Read below for details on the release party, which everyone in the English Department at DePaul is encouraged to attend:
When: 7:30 p.m., Wednesday, November 17
Where: Women and Children First, 5233 N. Clark St in Andersonville. An independent bookstore and Chicago literary fixture.
Refreshments will be served.
Below is the review from the Oct. 4 issue of Publishers Weekly.
Starred Review. Portraits of a Few of the People I’ve Made Cry: Stories Christine Sneed.
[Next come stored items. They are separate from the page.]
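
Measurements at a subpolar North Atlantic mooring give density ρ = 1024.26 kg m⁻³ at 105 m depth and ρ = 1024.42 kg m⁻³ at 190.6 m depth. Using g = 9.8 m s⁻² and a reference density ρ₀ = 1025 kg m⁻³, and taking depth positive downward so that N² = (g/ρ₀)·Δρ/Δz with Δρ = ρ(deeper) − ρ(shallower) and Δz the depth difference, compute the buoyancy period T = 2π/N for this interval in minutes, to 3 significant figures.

24.8 min

Δρ = 1024.42 − 1024.26 = 0.16 kg m⁻³ over Δz = 190.6 − 105 = 85.6 m.
N² = (9.8/1025) × (0.16/85.6) = 1.7871 × 10⁻⁵ s⁻².
N = √(1.7871 × 10⁻⁵) = 4.2274 × 10⁻³ rad s⁻¹, so T = 2π/N = 1.4863 × 10³ s = 24.772 min ≈ 24.8 min.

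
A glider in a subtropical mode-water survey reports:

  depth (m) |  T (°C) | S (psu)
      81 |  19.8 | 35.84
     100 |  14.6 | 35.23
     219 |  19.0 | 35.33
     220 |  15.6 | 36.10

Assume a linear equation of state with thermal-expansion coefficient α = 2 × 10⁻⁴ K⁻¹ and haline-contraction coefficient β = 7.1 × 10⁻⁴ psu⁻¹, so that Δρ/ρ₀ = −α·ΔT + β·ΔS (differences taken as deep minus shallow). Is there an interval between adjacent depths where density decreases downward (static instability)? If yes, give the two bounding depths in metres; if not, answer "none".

Evaluate Δρ/ρ₀ = −αΔT + βΔS across each adjacent pair:
  81–100 m: −αΔT+βΔS = −(2 × 10⁻⁴)(-5.2)+(7.1 × 10⁻⁴)(-0.61) = 6.1 × 10⁻⁴ → stable
  100–219 m: −αΔT+βΔS = −(2 × 10⁻⁴)(+4.4)+(7.1 × 10⁻⁴)(+0.10) = -8.1 × 10⁻⁴ → UNSTABLE
  219–220 m: −αΔT+βΔS = −(2 × 10⁻⁴)(-3.4)+(7.1 × 10⁻⁴)(+0.77) = 1.2 × 10⁻³ → stable
The 100–219 m interval has Δρ < 0: lighter water underlies denser water.

100–219 m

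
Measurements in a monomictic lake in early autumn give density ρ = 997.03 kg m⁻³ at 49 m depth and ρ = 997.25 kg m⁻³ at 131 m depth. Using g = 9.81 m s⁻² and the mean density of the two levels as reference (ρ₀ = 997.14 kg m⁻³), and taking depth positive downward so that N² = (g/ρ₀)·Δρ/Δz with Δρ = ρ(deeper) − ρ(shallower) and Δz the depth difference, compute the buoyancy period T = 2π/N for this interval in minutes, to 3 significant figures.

20.4 min

Δρ = 997.25 − 997.03 = 0.22 kg m⁻³ over Δz = 131 − 49 = 82 m.
N² = (9.81/997.14) × (0.22/82) = 2.6395 × 10⁻⁵ s⁻².
N = √(2.6395 × 10⁻⁵) = 5.1376 × 10⁻³ rad s⁻¹, so T = 2π/N = 1.2230 × 10³ s = 20.383 min ≈ 20.4 min.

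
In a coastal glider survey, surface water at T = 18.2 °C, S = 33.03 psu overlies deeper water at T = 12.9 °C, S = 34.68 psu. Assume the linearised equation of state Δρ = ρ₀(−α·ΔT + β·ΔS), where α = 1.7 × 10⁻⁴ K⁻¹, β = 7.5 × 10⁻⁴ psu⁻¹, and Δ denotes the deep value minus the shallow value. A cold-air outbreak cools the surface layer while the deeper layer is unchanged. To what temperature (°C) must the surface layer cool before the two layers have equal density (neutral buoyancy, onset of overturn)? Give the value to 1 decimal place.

5.6 °C

Neutral buoyancy requires Δρ = 0, i.e. −α(T_deep − T_surf′) + β(S_deep − S_surf) = 0.
T_surf′ = T_deep − (β/α)·ΔS = 12.9 − (7.5 × 10⁻⁴/1.7 × 10⁻⁴)·(+1.65) = 5.621 °C.
Cooling required: 18.2 − (5.621) = 12.579 °C.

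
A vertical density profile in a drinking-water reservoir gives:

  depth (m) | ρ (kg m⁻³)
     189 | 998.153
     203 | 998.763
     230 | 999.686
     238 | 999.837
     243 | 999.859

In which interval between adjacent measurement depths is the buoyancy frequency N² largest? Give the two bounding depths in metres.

Compute the density gradient over each adjacent pair:
  189–203 m: Δρ/Δz = 0.610/14 = 0.044 kg m⁻⁴
  203–230 m: Δρ/Δz = 0.923/27 = 0.034 kg m⁻⁴
  230–238 m: Δρ/Δz = 0.151/8 = 0.019 kg m⁻⁴
  238–243 m: Δρ/Δz = 0.022/5 = 4.4 × 10⁻³ kg m⁻⁴
The largest gradient is in the 189–203 m interval — the pycnocline.

189–203 m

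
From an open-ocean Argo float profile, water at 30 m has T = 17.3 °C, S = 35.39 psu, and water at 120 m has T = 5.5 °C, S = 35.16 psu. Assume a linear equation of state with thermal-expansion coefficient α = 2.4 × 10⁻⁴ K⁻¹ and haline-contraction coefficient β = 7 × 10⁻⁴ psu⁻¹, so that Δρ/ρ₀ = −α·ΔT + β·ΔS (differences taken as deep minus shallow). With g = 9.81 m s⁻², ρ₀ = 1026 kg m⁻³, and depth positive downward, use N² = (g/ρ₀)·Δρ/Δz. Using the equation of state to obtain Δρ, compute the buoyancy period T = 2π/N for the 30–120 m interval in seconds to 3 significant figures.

368 s

ΔT = -11.8 K, ΔS = -0.23 psu (deep − shallow).
Δρ/ρ₀ = −αΔT + βΔS = 2.832 × 10⁻³ − 1.61 × 10⁻⁴ = 2.671 × 10⁻³, so Δρ ≈ 2.740 kg m⁻³.
N² = (g/ρ₀)·Δρ/Δz = g·(Δρ/ρ₀)/Δz = 9.81 × 2.671 × 10⁻³ / 90 = 2.9114 × 10⁻⁴ s⁻².
N = √(2.9114 × 10⁻⁴) = 0.017063 rad s⁻¹ → T = 2π/N = 368.23 s ≈ 368 s.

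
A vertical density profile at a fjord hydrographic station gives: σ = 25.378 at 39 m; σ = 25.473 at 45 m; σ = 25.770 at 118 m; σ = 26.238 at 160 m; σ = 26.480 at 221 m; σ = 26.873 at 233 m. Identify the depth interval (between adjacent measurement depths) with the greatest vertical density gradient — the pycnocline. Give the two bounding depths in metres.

Compute the density gradient over each adjacent pair:
  39–45 m: Δρ/Δz = 0.095/6 = 0.016 kg m⁻⁴
  45–118 m: Δρ/Δz = 0.297/73 = 4.1 × 10⁻³ kg m⁻⁴
  118–160 m: Δρ/Δz = 0.468/42 = 0.011 kg m⁻⁴
  160–221 m: Δρ/Δz = 0.242/61 = 4.0 × 10⁻³ kg m⁻⁴
  221–233 m: Δρ/Δz = 0.393/12 = 0.033 kg m⁻⁴
The largest gradient is in the 221–233 m interval — the pycnocline.

221–233 m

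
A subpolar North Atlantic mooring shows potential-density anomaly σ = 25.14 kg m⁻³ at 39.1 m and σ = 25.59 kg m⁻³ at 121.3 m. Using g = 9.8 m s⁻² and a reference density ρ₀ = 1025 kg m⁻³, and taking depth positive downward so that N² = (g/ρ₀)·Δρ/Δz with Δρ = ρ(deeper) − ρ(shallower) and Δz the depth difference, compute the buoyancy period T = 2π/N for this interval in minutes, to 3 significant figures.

Δρ = 1025.59 − 1025.14 = 0.45 kg m⁻³ over Δz = 121.3 − 39.1 = 82.2 m.
N² = (9.8/1025) × (0.45/82.2) = 5.2341 × 10⁻⁵ s⁻².
N = √(5.2341 × 10⁻⁵) = 7.2347 × 10⁻³ rad s⁻¹, so T = 2π/N = 868.48 s = 14.475 min ≈ 14.5 min.
Since Δρ > 0 the layer is stably stratified.

14.5 min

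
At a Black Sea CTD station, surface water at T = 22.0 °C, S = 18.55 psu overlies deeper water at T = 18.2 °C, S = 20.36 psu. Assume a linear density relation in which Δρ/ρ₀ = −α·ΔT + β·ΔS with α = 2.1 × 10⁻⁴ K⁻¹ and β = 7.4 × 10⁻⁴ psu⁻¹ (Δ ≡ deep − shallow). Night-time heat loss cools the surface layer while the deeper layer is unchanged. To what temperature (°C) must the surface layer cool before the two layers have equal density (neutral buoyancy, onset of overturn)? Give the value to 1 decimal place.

Neutral buoyancy requires Δρ = 0, i.e. −α(T_deep − T_surf′) + β(S_deep − S_surf) = 0.
T_surf′ = T_deep − (β/α)·ΔS = 18.2 − (7.4 × 10⁻⁴/2.1 × 10⁻⁴)·(+1.81) = 11.822 °C.
Cooling required: 22.0 − (11.822) = 10.178 °C.

11.8 °C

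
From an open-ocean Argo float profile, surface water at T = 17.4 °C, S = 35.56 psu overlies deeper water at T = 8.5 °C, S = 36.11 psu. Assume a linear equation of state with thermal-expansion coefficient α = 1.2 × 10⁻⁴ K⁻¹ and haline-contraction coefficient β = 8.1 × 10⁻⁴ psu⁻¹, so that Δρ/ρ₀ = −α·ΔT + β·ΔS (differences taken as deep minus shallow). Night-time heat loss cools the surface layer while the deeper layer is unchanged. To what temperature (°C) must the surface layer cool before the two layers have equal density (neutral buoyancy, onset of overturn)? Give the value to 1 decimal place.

Neutral buoyancy requires Δρ = 0, i.e. −α(T_deep − T_surf′) + β(S_deep − S_surf) = 0.
T_surf′ = T_deep − (β/α)·ΔS = 8.5 − (8.1 × 10⁻⁴/1.2 × 10⁻⁴)·(+0.55) = 4.787 °C.
Cooling required: 17.4 − (4.787) = 12.613 °C.

4.8 °C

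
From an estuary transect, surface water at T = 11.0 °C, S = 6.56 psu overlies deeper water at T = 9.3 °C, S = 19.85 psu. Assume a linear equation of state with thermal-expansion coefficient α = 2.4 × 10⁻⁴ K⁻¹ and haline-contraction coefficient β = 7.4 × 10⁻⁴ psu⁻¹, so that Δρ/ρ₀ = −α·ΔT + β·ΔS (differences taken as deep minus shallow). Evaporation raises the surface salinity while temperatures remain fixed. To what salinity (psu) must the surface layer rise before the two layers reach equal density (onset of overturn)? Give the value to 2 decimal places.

Neutral buoyancy requires −α(T_deep − T_surf) + β(S_deep − S_surf′) = 0.
S_surf′ = S_deep − (α/β)·ΔT = 19.85 − (2.4 × 10⁻⁴/7.4 × 10⁻⁴)·(-1.7) = 20.4014 psu.
Increase required: 20.4014 − 6.56 = 13.8414 psu.

20.40 psu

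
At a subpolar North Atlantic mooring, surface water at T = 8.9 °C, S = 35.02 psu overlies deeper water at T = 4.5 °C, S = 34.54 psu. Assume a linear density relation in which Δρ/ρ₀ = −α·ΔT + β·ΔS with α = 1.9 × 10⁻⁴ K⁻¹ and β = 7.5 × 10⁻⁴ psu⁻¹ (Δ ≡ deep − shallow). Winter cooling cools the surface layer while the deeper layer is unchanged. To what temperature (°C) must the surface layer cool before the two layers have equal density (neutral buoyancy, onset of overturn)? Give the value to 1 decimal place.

Neutral buoyancy requires Δρ = 0, i.e. −α(T_deep − T_surf′) + β(S_deep − S_surf) = 0.
T_surf′ = T_deep − (β/α)·ΔS = 4.5 − (7.5 × 10⁻⁴/1.9 × 10⁻⁴)·(-0.48) = 6.395 °C.
Cooling required: 8.9 − (6.395) = 2.505 °C.

6.4 °C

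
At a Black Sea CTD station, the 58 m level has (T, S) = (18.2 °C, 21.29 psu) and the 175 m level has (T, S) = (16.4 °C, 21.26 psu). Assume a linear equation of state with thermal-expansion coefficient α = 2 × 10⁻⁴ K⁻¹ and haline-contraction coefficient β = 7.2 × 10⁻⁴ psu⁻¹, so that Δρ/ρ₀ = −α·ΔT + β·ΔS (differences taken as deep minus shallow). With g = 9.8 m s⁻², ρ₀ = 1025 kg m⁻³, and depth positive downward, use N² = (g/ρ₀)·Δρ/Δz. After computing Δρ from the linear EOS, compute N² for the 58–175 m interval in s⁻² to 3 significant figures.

2.83 × 10⁻⁵ s⁻²

ΔT = -1.8 K, ΔS = -0.03 psu (deep − shallow).
Δρ/ρ₀ = −αΔT + βΔS = 3.60 × 10⁻⁴ − 2.16 × 10⁻⁵ = 3.384 × 10⁻⁴, so Δρ ≈ 0.3469 kg m⁻³.
N² = (g/ρ₀)·Δρ/Δz = g·(Δρ/ρ₀)/Δz = 9.8 × 3.384 × 10⁻⁴ / 117 = 2.8345 × 10⁻⁵ s⁻² ≈ 2.83 × 10⁻⁵ s⁻².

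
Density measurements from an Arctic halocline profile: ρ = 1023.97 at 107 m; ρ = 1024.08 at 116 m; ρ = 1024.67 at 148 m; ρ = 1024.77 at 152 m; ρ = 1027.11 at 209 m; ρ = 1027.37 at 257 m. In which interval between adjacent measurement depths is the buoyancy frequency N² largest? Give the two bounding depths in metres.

Compute the density gradient over each adjacent pair:
  107–116 m: Δρ/Δz = 0.11/9 = 0.012 kg m⁻⁴
  116–148 m: Δρ/Δz = 0.59/32 = 0.018 kg m⁻⁴
  148–152 m: Δρ/Δz = 0.10/4 = 0.025 kg m⁻⁴
  152–209 m: Δρ/Δz = 2.34/57 = 0.041 kg m⁻⁴
  209–257 m: Δρ/Δz = 0.26/48 = 5.4 × 10⁻³ kg m⁻⁴
The largest gradient is in the 152–209 m interval — the pycnocline.

152–209 m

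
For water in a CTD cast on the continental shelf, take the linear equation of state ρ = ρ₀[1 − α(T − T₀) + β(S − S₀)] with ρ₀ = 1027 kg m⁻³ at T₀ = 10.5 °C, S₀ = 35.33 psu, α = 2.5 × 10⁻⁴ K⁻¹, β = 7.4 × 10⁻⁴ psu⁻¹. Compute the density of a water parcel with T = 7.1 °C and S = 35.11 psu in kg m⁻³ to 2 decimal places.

1027.71 kg m⁻³

T − T₀ = -3.4 K, S − S₀ = -0.22 psu.
Bracket = 1 − α·(-3.4) + β·(-0.22) = 1 + (6.872 × 10⁻⁴) = 1.0006872.
ρ = 1027 × 1.0006872 = 1027.71 kg m⁻³.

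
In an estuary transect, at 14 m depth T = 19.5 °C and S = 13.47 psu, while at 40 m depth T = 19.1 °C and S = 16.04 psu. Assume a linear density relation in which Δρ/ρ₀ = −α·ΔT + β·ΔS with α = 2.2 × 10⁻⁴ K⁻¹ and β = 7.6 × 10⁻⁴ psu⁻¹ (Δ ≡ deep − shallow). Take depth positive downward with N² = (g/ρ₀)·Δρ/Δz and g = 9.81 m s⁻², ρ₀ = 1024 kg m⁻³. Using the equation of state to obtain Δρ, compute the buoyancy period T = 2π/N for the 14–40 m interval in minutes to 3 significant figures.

3.77 min

ΔT = -0.4 K, ΔS = +2.57 psu (deep − shallow).
Δρ/ρ₀ = −αΔT + βΔS = 8.80 × 10⁻⁵ + 1.9532 × 10⁻³ = 2.0412 × 10⁻³, so Δρ ≈ 2.090 kg m⁻³.
N² = (g/ρ₀)·Δρ/Δz = g·(Δρ/ρ₀)/Δz = 9.81 × 2.0412 × 10⁻³ / 26 = 7.7016 × 10⁻⁴ s⁻².
N = √(7.7016 × 10⁻⁴) = 0.027752 rad s⁻¹ → T = 2π/N = 226.40 s = 3.7733 min ≈ 3.77 min.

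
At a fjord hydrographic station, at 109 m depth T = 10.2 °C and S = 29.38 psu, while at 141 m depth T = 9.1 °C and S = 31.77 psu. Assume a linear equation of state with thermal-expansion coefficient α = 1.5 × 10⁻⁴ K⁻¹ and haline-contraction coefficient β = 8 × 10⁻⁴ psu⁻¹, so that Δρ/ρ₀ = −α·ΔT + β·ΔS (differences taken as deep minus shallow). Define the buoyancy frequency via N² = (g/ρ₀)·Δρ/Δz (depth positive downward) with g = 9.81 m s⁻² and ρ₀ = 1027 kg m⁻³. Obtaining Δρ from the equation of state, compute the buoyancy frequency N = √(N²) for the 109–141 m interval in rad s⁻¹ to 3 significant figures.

ΔT = -1.1 K, ΔS = +2.39 psu (deep − shallow).
Δρ/ρ₀ = −αΔT + βΔS = 1.65 × 10⁻⁴ + 1.912 × 10⁻³ = 2.077 × 10⁻³, so Δρ ≈ 2.133 kg m⁻³.
N² = (g/ρ₀)·Δρ/Δz = g·(Δρ/ρ₀)/Δz = 9.81 × 2.077 × 10⁻³ / 32 = 6.3673 × 10⁻⁴ s⁻².
N = √(6.3673 × 10⁻⁴) = 0.025234 rad s⁻¹ ≈ 0.0252 rad s⁻¹.

0.0252 rad s⁻¹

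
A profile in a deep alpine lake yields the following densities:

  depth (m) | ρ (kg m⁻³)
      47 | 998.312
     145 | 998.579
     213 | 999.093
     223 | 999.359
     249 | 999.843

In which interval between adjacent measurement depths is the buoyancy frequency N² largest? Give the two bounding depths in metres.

Compute the density gradient over each adjacent pair:
  47–145 m: Δρ/Δz = 0.267/98 = 2.7 × 10⁻³ kg m⁻⁴
  145–213 m: Δρ/Δz = 0.514/68 = 7.6 × 10⁻³ kg m⁻⁴
  213–223 m: Δρ/Δz = 0.266/10 = 0.027 kg m⁻⁴
  223–249 m: Δρ/Δz = 0.484/26 = 0.019 kg m⁻⁴
The largest gradient is in the 213–223 m interval — the pycnocline.

213–223 m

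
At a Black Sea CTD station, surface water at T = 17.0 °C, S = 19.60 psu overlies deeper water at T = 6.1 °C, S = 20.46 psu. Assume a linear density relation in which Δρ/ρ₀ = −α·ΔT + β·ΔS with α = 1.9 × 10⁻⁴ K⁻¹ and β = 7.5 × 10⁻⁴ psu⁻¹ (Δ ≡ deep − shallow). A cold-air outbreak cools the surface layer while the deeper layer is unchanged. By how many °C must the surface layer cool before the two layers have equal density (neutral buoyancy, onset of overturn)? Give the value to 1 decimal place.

Neutral buoyancy requires Δρ = 0, i.e. −α(T_deep − T_surf′) + β(S_deep − S_surf) = 0.
T_surf′ = T_deep − (β/α)·ΔS = 6.1 − (7.5 × 10⁻⁴/1.9 × 10⁻⁴)·(+0.86) = 2.705 °C.
Cooling required: 17.0 − (2.705) = 14.295 °C.

14.3 °C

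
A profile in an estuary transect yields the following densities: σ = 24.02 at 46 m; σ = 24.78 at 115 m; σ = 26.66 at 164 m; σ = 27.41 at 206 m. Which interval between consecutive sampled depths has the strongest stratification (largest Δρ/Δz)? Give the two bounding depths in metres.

Compute the density gradient over each adjacent pair:
  46–115 m: Δρ/Δz = 0.76/69 = 0.011 kg m⁻⁴
  115–164 m: Δρ/Δz = 1.88/49 = 0.038 kg m⁻⁴
  164–206 m: Δρ/Δz = 0.75/42 = 0.018 kg m⁻⁴
The largest gradient is in the 115–164 m interval — the pycnocline.

115–164 m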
Univ. of Massachusetts, $24.95 (160p) ISBN 978-1-55849-858-7
Ten finely delineated tales featuring protagonists entangled in less-than-ideal romantic scenarios constitute this year’s winner of the Grace Paley Prize. The best stories feature women caught up in liaisons with men either much younger or older. In “Quality of Life,” a 26-year-old woman begins seeing a wealthy man more than double her age, Mr. Fulger, who takes her out infrequently and presses money on her, which she takes because it “made her life more easeful.” She dates other men her age, but can’t seem to stop seeing Mr. Fulger, whose solicitousness eventually has unexpected consequences. In the title story, the granddaughter of a late, famous artist becomes involved with a young artist who may be playing her to obtain the precious notebooks bequeathed to her. Teetering on the brink of self-possession, Sneed’s protagonists aren’t sure they trust themselves, such as the 55-year old narrator of “By the Way” who can’t admit to her much younger lover her fears of faltering memory and mortality. Sneed writes with the care of a fine stylist and the heart of a sympathetic reader. (Nov.)